SINARGUNUNG.COM, JAKARTA | Penyidik Komisi Pemberantasan Korupsi (KPK) melakukan penggeledahan di Kantor Bupati Labuhan Batu terkait penyelidikan dugaan korupsi suap. Tersangka utama dalam kasus ini adalah Bupati Labuhan Batu nonaktif Erik Adtrada Ritonga (EAR).
Kepala Bagian Pemberitaan KPK, Ali fikri, menyampaikan bahwa tim penyidik telah menyelesaikan penggeledahan pada Kamis (18/1) di Kantor Bupati Labuhan Batu.
Proses penggeledahan tersebut, penyidik menemukan sejumlah alat bukti, termasuk dokumen Surat Keputusan (SK) yang menunjukkan EAR sebagai Bupati dan SK pengangkatan Rudi Syahputra Ritonga (RSR) sebagai anggota DPRD.
Selain itu, ditemukan pula bukti elektronik dan data pekerjaan Pemerintah Kabupaten Labuhan Batu dari tahun anggaran 2021 hingga 2023.
Lokasi lain yang menjadi sasaran penggeledahan adalah rumah pribadi RSR, dengan hasil berupa catatan ploting proyek dan setoran fee untuk RSR dan EAR.
Penyidik KPK juga melakukan penggeledahan di rumah pribadi pihak terkait perkara ini, menemukan catatan ploting proyek pekerjaan tahun anggaran 2023 dan 20 stempel perusahaan yang digunakan dalam tender pekerjaan di Pemerintah Kabupaten Labuhan Batu.
Alat bukti yang berhasil ditemukan akan kini dipelajari dan dianalisis untuk disertakan dalam berkas perkara.
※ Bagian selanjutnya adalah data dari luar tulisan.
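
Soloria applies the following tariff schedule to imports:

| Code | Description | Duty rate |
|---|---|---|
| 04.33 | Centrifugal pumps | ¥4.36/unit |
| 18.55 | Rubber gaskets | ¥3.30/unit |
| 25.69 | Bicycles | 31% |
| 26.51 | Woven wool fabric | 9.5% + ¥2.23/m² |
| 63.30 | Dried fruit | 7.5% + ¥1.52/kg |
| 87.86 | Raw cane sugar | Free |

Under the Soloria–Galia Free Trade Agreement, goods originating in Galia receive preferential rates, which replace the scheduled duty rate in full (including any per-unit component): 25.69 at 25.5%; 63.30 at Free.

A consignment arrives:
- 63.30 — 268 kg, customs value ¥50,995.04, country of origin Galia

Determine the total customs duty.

¥0.00

Line 1 (63.30, Galia, 268 kg, ¥50,995.04):
Base rate for 63.30 is 7.5% + ¥1.52/kg.
Origin Galia qualifies under the Soloria–Galia agreement and 63.30 is covered: preferential rate Free applies instead.
Duty = ¥50,995.04 × 0% = ¥0.00.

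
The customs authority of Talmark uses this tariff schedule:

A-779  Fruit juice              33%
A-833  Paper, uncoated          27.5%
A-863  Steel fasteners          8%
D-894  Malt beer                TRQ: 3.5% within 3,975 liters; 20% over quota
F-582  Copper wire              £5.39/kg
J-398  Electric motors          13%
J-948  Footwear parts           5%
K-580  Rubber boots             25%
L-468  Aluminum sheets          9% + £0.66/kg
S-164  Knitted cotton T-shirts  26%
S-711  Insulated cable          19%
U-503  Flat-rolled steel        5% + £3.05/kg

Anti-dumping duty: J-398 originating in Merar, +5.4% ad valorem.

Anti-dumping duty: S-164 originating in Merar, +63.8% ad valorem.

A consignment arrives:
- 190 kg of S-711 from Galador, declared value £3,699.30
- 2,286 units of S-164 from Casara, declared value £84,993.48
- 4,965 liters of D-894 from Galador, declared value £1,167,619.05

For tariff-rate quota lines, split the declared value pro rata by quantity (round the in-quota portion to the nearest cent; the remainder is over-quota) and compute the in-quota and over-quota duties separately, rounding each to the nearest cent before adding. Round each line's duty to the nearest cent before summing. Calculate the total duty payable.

£102,082.86

Line 1 (S-711, Galador, 190 kg, £3,699.30):
Base rate for S-711 is 19%.
Duty = £3,699.30 × 19% = £702.87.
Line 2 (S-164, Casara, 2,286 units, £84,993.48):
Base rate for S-164 is 26%.
The additional-duty order on S-164 targets Merar, not Casara; it does not apply.
Duty = £84,993.48 × 26% = £22,098.30.
Line 3 (D-894, Galador, 4,965 liters, £1,167,619.05):
Code D-894 is under a tariff-rate quota (threshold 3,975 liters). In-quota: 3,975 liters at 3.5%; over-quota: 990 liters at 20%.
Pro-rata value split: in-quota = £1,167,619.05 × 3,975/4,965 = £934,800.75; over-quota = £1,167,619.05 − £934,800.75 = £232,818.30.
In-quota duty = £934,800.75 × 3.5% = £32,718.03. Over-quota duty = £232,818.30 × 20% = £46,563.66.
Line duty = £32,718.03 + £46,563.66 = £79,281.69.
Total = £702.87 + £22,098.30 + £79,281.69 = £102,082.86.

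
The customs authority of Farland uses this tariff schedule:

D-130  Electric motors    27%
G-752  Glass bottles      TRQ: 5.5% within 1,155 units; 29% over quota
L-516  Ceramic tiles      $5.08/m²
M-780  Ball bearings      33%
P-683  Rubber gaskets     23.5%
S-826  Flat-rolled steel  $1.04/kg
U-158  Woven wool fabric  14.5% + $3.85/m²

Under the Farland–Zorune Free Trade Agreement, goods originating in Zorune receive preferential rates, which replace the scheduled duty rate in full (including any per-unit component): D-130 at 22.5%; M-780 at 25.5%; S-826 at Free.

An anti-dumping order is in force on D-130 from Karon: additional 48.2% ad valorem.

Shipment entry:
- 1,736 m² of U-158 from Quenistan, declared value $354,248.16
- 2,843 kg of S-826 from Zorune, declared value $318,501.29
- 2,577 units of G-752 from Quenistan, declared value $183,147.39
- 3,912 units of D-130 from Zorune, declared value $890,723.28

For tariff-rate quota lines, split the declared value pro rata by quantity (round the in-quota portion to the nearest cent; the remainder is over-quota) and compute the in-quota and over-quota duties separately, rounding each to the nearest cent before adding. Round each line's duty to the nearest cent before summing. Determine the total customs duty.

$292,284.89

Line 1 (U-158, Quenistan, 1,736 m², $354,248.16):
Base rate for U-158 is 14.5% + $3.85/m².
Duty = $354,248.16 × 14.5% + 1,736 × $3.85 = $58,049.58.
Line 2 (S-826, Zorune, 2,843 kg, $318,501.29):
Base rate for S-826 is $1.04/kg.
Origin Zorune qualifies under the Farland–Zorune agreement and S-826 is covered: preferential rate Free applies instead.
Duty = $318,501.29 × 0% = $0.00.
Line 3 (G-752, Quenistan, 2,577 units, $183,147.39):
Code G-752 is under a tariff-rate quota (threshold 1,155 units). In-quota: 1,155 units at 5.5%; over-quota: 1,422 units at 29%.
Pro-rata value split: in-quota = $183,147.39 × 1,155/2,577 = $82,085.85; over-quota = $183,147.39 − $82,085.85 = $101,061.54.
In-quota duty = $82,085.85 × 5.5% = $4,514.72. Over-quota duty = $101,061.54 × 29% = $29,307.85.
Line duty = $4,514.72 + $29,307.85 = $33,822.57.
Line 4 (D-130, Zorune, 3,912 units, $890,723.28):
Base rate for D-130 is 27%.
Origin Zorune qualifies under the Farland–Zorune agreement and D-130 is covered: preferential rate 22.5% applies instead.
The additional-duty order on D-130 targets Karon, not Zorune; it does not apply.
Duty = $890,723.28 × 22.5% = $200,412.74.
Total = $58,049.58 + $0.00 + $33,822.57 + $200,412.74 = $292,284.89.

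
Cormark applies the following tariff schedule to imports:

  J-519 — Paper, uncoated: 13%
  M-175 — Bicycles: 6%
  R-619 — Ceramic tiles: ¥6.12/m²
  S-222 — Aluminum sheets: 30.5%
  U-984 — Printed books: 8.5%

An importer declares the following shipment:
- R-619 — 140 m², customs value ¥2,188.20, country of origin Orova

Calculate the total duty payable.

Line 1 (R-619, Orova, 140 m², ¥2,188.20):
Base rate for R-619 is ¥6.12/m².
Duty = 140 × ¥6.12 = ¥856.80.

¥856.80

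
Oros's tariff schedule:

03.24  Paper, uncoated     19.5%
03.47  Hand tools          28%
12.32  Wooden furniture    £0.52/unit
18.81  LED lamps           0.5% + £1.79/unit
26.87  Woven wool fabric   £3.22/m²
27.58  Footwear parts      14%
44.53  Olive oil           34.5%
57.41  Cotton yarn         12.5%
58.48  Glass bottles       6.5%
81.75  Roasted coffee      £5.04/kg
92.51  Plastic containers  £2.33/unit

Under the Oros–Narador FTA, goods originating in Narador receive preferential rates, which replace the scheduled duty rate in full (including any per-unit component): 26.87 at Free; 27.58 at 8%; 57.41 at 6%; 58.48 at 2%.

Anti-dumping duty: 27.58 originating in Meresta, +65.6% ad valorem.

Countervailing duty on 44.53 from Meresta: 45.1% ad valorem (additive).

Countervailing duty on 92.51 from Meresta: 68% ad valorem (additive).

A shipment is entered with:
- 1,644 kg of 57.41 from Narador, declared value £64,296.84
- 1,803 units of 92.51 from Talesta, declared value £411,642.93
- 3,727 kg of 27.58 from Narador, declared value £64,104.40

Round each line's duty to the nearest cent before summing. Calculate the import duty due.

Line 1 (57.41, Narador, 1,644 kg, £64,296.84):
Base rate for 57.41 is 12.5%.
Origin Narador qualifies under the Oros–Narador agreement and 57.41 is covered: preferential rate 6% applies instead.
Duty = £64,296.84 × 6% = £3,857.81.
Line 2 (92.51, Talesta, 1,803 units, £411,642.93):
Base rate for 92.51 is £2.33/unit.
The additional-duty order on 92.51 targets Meresta, not Talesta; it does not apply.
Duty = 1,803 × £2.33 = £4,200.99.
Line 3 (27.58, Narador, 3,727 kg, £64,104.40):
Base rate for 27.58 is 14%.
Origin Narador qualifies under the Oros–Narador agreement and 27.58 is covered: preferential rate 8% applies instead.
The additional-duty order on 27.58 targets Meresta, not Narador; it does not apply.
Duty = £64,104.40 × 8% = £5,128.35.
Total = £3,857.81 + £4,200.99 + £5,128.35 = £13,187.15.

£13,187.15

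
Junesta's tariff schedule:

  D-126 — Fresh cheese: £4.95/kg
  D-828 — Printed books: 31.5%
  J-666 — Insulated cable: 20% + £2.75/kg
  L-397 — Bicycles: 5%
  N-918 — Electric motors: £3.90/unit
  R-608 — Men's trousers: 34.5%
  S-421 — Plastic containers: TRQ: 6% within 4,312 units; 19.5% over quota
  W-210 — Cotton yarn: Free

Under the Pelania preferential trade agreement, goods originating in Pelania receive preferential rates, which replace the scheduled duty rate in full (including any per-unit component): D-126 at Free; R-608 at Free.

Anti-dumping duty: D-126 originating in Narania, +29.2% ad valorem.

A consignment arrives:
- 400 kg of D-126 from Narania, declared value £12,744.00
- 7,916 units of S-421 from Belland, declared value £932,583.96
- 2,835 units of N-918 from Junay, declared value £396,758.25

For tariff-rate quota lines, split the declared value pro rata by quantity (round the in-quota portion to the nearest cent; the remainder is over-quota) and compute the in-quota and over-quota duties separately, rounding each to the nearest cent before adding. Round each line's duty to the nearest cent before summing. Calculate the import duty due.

Line 1 (D-126, Narania, 400 kg, £12,744.00):
Base rate for D-126 is £4.95/kg.
D-126 has an FTA preferential rate, but origin Narania is not Pelania; base rate stands.
Additional duty on D-126 from Narania: +29.2% ad valorem. Applied ad valorem rate = 29.2%.
Duty = £12,744.00 × 29.2% + 400 × £4.95 = £5,701.25.
Line 2 (S-421, Belland, 7,916 units, £932,583.96):
Code S-421 is under a tariff-rate quota (threshold 4,312 units). In-quota: 4,312 units at 6%; over-quota: 3,604 units at 19.5%.
Pro-rata value split: in-quota = £932,583.96 × 4,312/7,916 = £507,996.72; over-quota = £932,583.96 − £507,996.72 = £424,587.24.
In-quota duty = £507,996.72 × 6% = £30,479.80. Over-quota duty = £424,587.24 × 19.5% = £82,794.51.
Line duty = £30,479.80 + £82,794.51 = £113,274.31.
Line 3 (N-918, Junay, 2,835 units, £396,758.25):
Base rate for N-918 is £3.90/unit.
Duty = 2,835 × £3.90 = £11,056.50.
Total = £5,701.25 + £113,274.31 + £11,056.50 = £130,032.06.

£130,032.06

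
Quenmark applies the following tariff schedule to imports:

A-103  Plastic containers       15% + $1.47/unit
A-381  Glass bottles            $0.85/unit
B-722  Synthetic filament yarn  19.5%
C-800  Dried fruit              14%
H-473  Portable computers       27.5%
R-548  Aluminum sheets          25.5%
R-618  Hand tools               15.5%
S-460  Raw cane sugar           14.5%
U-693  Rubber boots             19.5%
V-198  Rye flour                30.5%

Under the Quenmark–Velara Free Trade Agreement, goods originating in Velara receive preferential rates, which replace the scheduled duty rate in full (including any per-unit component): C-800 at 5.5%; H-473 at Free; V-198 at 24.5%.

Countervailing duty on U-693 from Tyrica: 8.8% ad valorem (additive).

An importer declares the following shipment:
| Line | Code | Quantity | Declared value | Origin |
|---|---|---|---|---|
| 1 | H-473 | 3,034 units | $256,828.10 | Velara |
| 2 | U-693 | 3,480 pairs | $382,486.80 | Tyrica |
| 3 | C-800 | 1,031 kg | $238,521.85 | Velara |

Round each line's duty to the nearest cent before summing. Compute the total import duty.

$121,362.46

Line 1 (H-473, Velara, 3,034 units, $256,828.10):
Base rate for H-473 is 27.5%.
Origin Velara qualifies under the Quenmark–Velara agreement and H-473 is covered: preferential rate Free applies instead.
Duty = $256,828.10 × 0% = $0.00.
Line 2 (U-693, Tyrica, 3,480 pairs, $382,486.80):
Base rate for U-693 is 19.5%.
Additional duty on U-693 from Tyrica: +8.8%. Applied ad valorem rate: 19.5% + 8.8% = 28.3%.
Duty = $382,486.80 × 28.3% = $108,243.76.
Line 3 (C-800, Velara, 1,031 kg, $238,521.85):
Base rate for C-800 is 14%.
Origin Velara qualifies under the Quenmark–Velara agreement and C-800 is covered: preferential rate 5.5% applies instead.
Duty = $238,521.85 × 5.5% = $13,118.70.
Total = $0.00 + $108,243.76 + $13,118.70 = $121,362.46.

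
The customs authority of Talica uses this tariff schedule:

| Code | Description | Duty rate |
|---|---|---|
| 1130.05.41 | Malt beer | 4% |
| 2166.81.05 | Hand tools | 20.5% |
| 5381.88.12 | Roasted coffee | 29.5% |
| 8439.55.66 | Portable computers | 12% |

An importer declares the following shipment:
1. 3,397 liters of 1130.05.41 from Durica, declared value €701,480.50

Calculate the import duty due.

€28,059.22

Line 1 (1130.05.41, Durica, 3,397 liters, €701,480.50):
Base rate for 1130.05.41 is 4%.
Duty = €701,480.50 × 4% = €28,059.22.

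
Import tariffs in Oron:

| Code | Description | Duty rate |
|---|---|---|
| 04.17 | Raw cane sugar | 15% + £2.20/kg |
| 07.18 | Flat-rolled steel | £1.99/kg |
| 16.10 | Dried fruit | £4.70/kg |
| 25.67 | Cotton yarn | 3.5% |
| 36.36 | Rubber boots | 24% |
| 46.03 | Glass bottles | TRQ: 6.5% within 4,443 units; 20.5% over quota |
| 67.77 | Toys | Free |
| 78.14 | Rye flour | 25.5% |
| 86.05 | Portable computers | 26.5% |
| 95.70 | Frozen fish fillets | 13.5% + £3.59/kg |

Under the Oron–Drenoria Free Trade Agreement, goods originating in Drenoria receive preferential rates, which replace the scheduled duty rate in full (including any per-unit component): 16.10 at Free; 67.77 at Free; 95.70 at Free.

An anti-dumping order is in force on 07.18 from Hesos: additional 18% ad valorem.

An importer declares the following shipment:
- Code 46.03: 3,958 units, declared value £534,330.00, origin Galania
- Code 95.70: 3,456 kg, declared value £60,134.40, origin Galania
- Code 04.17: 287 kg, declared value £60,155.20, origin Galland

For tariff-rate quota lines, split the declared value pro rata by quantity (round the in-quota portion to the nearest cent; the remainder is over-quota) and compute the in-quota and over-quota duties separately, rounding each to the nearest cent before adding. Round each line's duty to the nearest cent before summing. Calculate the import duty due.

£64,911.31

Line 1 (46.03, Galania, 3,958 units, £534,330.00):
Code 46.03 is under a tariff-rate quota (threshold 4,443 units). Quantity 3,958 units is within the quota, so the in-quota rate 6.5% applies to the full value.
Duty = £534,330.00 × 6.5% = £34,731.45.
Line 2 (95.70, Galania, 3,456 kg, £60,134.40):
Base rate for 95.70 is 13.5% + £3.59/kg.
95.70 has an FTA preferential rate, but origin Galania is not Drenoria; base rate stands.
Duty = £60,134.40 × 13.5% + 3,456 × £3.59 = £20,525.18.
Line 3 (04.17, Galland, 287 kg, £60,155.20):
Base rate for 04.17 is 15% + £2.20/kg.
Duty = £60,155.20 × 15% + 287 × £2.20 = £9,654.68.
Total = £34,731.45 + £20,525.18 + £9,654.68 = £64,911.31.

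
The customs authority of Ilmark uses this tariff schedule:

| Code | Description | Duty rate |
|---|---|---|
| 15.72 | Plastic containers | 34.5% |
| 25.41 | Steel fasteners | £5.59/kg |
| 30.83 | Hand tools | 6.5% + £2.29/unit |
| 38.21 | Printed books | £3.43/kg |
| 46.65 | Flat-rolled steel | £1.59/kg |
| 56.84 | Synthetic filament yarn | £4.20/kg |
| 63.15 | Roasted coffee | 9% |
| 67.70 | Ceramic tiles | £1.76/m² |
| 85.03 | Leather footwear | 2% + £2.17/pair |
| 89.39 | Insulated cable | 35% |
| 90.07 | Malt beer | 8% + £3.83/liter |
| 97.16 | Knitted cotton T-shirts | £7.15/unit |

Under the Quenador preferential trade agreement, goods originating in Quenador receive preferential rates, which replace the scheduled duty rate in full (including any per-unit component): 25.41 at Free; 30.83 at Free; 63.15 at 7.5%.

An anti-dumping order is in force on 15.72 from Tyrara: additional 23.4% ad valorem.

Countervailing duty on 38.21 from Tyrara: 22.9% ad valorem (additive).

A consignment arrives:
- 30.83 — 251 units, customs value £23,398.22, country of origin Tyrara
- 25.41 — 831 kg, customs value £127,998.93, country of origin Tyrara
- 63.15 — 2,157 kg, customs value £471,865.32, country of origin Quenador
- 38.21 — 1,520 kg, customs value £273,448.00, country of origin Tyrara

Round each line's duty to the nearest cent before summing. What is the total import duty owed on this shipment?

Line 1 (30.83, Tyrara, 251 units, £23,398.22):
Base rate for 30.83 is 6.5% + £2.29/unit.
30.83 has an FTA preferential rate, but origin Tyrara is not Quenador; base rate stands.
Duty = £23,398.22 × 6.5% + 251 × £2.29 = £2,095.67.
Line 2 (25.41, Tyrara, 831 kg, £127,998.93):
Base rate for 25.41 is £5.59/kg.
25.41 has an FTA preferential rate, but origin Tyrara is not Quenador; base rate stands.
Duty = 831 × £5.59 = £4,645.29.
Line 3 (63.15, Quenador, 2,157 kg, £471,865.32):
Base rate for 63.15 is 9%.
Origin Quenador qualifies under the Ilmark–Quenador agreement and 63.15 is covered: preferential rate 7.5% applies instead.
Duty = £471,865.32 × 7.5% = £35,389.90.
Line 4 (38.21, Tyrara, 1,520 kg, £273,448.00):
Base rate for 38.21 is £3.43/kg.
Additional duty on 38.21 from Tyrara: +22.9% ad valorem. Applied ad valorem rate = 22.9%.
Duty = £273,448.00 × 22.9% + 1,520 × £3.43 = £67,833.19.
Total = £2,095.67 + £4,645.29 + £35,389.90 + £67,833.19 = £109,964.05.

£109,964.05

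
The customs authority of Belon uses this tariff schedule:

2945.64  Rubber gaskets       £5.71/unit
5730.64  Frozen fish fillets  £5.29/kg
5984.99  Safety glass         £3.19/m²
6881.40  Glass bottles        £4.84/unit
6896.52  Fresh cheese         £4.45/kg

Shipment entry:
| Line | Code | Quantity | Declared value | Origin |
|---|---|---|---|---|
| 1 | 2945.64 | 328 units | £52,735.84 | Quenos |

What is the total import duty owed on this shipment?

£1,872.88

Line 1 (2945.64, Quenos, 328 units, £52,735.84):
Base rate for 2945.64 is £5.71/unit.
Duty = 328 × £5.71 = £1,872.88.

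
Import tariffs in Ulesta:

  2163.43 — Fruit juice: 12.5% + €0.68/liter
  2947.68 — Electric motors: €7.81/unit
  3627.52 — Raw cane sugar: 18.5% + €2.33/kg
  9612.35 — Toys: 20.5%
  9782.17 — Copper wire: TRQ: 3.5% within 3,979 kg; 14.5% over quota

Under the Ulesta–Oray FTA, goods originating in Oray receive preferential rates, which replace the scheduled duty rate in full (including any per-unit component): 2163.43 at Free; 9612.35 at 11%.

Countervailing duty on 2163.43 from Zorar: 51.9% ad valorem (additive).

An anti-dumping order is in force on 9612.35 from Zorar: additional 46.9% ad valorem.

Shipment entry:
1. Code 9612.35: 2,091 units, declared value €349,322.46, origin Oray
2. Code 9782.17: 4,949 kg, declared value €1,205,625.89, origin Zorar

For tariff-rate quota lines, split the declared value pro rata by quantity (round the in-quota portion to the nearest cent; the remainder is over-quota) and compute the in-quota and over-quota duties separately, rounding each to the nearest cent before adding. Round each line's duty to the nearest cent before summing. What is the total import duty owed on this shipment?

€106,615.57

Line 1 (9612.35, Oray, 2,091 units, €349,322.46):
Base rate for 9612.35 is 20.5%.
Origin Oray qualifies under the Ulesta–Oray agreement and 9612.35 is covered: preferential rate 11% applies instead.
The additional-duty order on 9612.35 targets Zorar, not Oray; it does not apply.
Duty = €349,322.46 × 11% = €38,425.47.
Line 2 (9782.17, Zorar, 4,949 kg, €1,205,625.89):
Code 9782.17 is under a tariff-rate quota (threshold 3,979 kg). In-quota: 3,979 kg at 3.5%; over-quota: 970 kg at 14.5%.
Pro-rata value split: in-quota = €1,205,625.89 × 3,979/4,949 = €969,324.19; over-quota = €1,205,625.89 − €969,324.19 = €236,301.70.
In-quota duty = €969,324.19 × 3.5% = €33,926.35. Over-quota duty = €236,301.70 × 14.5% = €34,263.75.
Line duty = €33,926.35 + €34,263.75 = €68,190.10.
Total = €38,425.47 + €68,190.10 = €106,615.57.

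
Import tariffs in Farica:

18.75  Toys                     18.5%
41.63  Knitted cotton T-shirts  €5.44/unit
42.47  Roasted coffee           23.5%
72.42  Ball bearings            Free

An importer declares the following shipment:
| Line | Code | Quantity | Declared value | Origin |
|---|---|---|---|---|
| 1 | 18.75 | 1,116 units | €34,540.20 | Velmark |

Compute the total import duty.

Line 1 (18.75, Velmark, 1,116 units, €34,540.20):
Base rate for 18.75 is 18.5%.
Duty = €34,540.20 × 18.5% = €6,389.94.

€6,389.94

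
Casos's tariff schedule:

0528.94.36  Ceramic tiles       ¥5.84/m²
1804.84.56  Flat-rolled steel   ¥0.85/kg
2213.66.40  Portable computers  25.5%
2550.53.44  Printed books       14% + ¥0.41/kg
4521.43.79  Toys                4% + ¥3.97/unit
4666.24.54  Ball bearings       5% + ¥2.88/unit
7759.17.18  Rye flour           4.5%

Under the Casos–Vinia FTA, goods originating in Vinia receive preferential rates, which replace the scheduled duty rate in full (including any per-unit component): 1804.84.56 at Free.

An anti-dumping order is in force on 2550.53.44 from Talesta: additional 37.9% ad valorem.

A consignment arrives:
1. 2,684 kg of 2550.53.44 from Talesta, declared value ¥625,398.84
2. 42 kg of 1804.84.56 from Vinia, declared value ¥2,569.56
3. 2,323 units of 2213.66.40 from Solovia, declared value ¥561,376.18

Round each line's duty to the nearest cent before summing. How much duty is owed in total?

Line 1 (2550.53.44, Talesta, 2,684 kg, ¥625,398.84):
Base rate for 2550.53.44 is 14% + ¥0.41/kg.
Additional duty on 2550.53.44 from Talesta: +37.9%. Applied ad valorem rate: 14% + 37.9% = 51.9%.
Duty = ¥625,398.84 × 51.9% + 2,684 × ¥0.41 = ¥325,682.44.
Line 2 (1804.84.56, Vinia, 42 kg, ¥2,569.56):
Base rate for 1804.84.56 is ¥0.85/kg.
Origin Vinia qualifies under the Casos–Vinia agreement and 1804.84.56 is covered: preferential rate Free applies instead.
Duty = ¥2,569.56 × 0% = ¥0.00.
Line 3 (2213.66.40, Solovia, 2,323 units, ¥561,376.18):
Base rate for 2213.66.40 is 25.5%.
Duty = ¥561,376.18 × 25.5% = ¥143,150.93.
Total = ¥325,682.44 + ¥0.00 + ¥143,150.93 = ¥468,833.37.

¥468,833.37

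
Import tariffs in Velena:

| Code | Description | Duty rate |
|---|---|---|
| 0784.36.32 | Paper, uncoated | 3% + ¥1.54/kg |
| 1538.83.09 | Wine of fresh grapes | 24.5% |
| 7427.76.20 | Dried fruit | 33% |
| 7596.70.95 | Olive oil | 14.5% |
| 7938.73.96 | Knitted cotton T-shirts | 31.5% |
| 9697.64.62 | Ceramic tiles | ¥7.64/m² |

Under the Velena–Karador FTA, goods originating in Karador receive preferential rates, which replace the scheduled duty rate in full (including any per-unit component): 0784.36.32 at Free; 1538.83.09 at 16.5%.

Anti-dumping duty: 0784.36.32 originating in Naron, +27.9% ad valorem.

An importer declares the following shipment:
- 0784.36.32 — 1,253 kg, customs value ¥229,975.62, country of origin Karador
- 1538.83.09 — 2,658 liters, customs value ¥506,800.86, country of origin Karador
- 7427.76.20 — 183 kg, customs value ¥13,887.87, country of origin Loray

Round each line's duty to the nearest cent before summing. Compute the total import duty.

Line 1 (0784.36.32, Karador, 1,253 kg, ¥229,975.62):
Base rate for 0784.36.32 is 3% + ¥1.54/kg.
Origin Karador qualifies under the Velena–Karador agreement and 0784.36.32 is covered: preferential rate Free applies instead.
The additional-duty order on 0784.36.32 targets Naron, not Karador; it does not apply.
Duty = ¥229,975.62 × 0% = ¥0.00.
Line 2 (1538.83.09, Karador, 2,658 liters, ¥506,800.86):
Base rate for 1538.83.09 is 24.5%.
Origin Karador qualifies under the Velena–Karador agreement and 1538.83.09 is covered: preferential rate 16.5% applies instead.
Duty = ¥506,800.86 × 16.5% = ¥83,622.14.
Line 3 (7427.76.20, Loray, 183 kg, ¥13,887.87):
Base rate for 7427.76.20 is 33%.
Duty = ¥13,887.87 × 33% = ¥4,583.00.
Total = ¥0.00 + ¥83,622.14 + ¥4,583.00 = ¥88,205.14.

¥88,205.14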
Sebelumnya, pada Jumat (12/1), KPK telah menetapkan EAR sebagai tersangka dalam kasus suap pengadaan barang dan jasa di Labuhan Batu.
Selain EAR, tiga orang lainnya juga ditetapkan sebagai tersangka, yaitu RSR, Efendy Sahputra (alias Asiong), dan Fazar Syahputra (alias Abe).
Penetapan tersangka ini bermula dari operasi tangkap tangan (OTT) setelah menerima laporan dan informasi dari masyarakat mengenai dugaan korupsi oleh penyelenggara negara terkait pengondisian pemenangan kontraktor proyek pengadaan di Labuhan Batu.
Pada OTT tersebut, KPK berhasil mengamankan uang tunai sekitar Rp551,5 juta sebagai bagian dari dugaan penerimaan, dan sekitar Rp1,7 miliar sebagai dugaan suap.
Tersangka pemberi suap, FS dan ES, dijerat dengan Pasal 5 ayat (1) huruf atau b dan Pasal 13 UU Nomor 31 Tahun 1999 tentang Pemberantasan Tindak Pidana Korupsi. Sementara itu, EAR dan RSR sebagai penerima suap dijerat dengan Pasal 12 huruf a atau b dan Pasal 11 UU Nomor 31 Tahun 1999 yang diubah dengan UU Nomor 20 Tahun 2001.
Perkembangan lebih lanjut dalam penyidikan ini masih akan terus diikuti untuk memberikan informasi yang lebih lengkap kepada masyarakat.